O que deu certo e o que deu errado no governo que termina ao final deste ano?
Estamos satisfeitos porque muito mais coisas deram certo do que errado. Preparamos o Brasil para um ciclo de desenvolvimento sustentado, que agora vai avançar muito mais. Isso deu certo. Criamos mais de seis milhões de empregos, quatro milhões dos quais com carteira assinada. Uma média de mais de 100 mil por mês, enquanto a média dos oito anos do governo anterior foi pouco mais de oito mil. Criamos, portanto, mais de dez vezes mais empregos. Conseguimos mais de 19% de diminuição da miséria no nosso governo. Mas acredito que o êxito de um governo não pode ser medido pela ausência de problemas, mas, sim, pela sua capacidade de superá-los e de aprender com eles. Esse aprendizado, às vezes, é doloroso. Enfrentamos, por exemplo, crises políticas. E, no entanto, fizemos tudo o que precisava ser feito: afastamos os supostos envolvidos, determinamos que a Polícia Federal e a CGU investigassem e não colocamos obstáculo a que as outras instituições, como o Ministério Público e o Legislativo – com três CPIs -, também investigassem com total independência.

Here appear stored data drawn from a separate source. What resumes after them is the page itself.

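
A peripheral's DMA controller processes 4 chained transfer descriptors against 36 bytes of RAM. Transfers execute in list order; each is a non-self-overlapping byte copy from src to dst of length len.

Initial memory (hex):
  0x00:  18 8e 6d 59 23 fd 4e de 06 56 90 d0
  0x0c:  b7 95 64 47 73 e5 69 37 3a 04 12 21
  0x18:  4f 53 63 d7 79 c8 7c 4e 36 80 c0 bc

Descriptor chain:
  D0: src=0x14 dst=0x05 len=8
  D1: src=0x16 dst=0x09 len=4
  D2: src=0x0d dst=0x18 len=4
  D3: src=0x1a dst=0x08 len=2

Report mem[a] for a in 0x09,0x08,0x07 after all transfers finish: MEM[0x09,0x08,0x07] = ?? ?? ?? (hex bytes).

  after D0: wrote 8B at 0x05 = 3a0412214f5363d7
  after D1: wrote 4B at 0x09 = 12214f53
  after D2: wrote 4B at 0x18 = 95644773
  after D3: wrote 2B at 0x08 = 4773
query mem[0x09]=0x73, mem[0x08]=0x47, mem[0x07]=0x12

MEM[0x09,0x08,0x07] = 73 47 12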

O governo, por sua vez, continuou a funcionar em ritmo acelerado. Tanto é assim que os resultados estão aí: melhoria das condições econômicas, distribuição de renda, investimento em educação, obras de infra-estrutura, etc. Nunca, nem um dia sequer, deixei de cumprir rigorosamente a agenda de governo em função da crise. Essa talvez tenha sido a principal lição: a de que o melhor remédio quando se tem problemas é trabalhar mais duro ainda."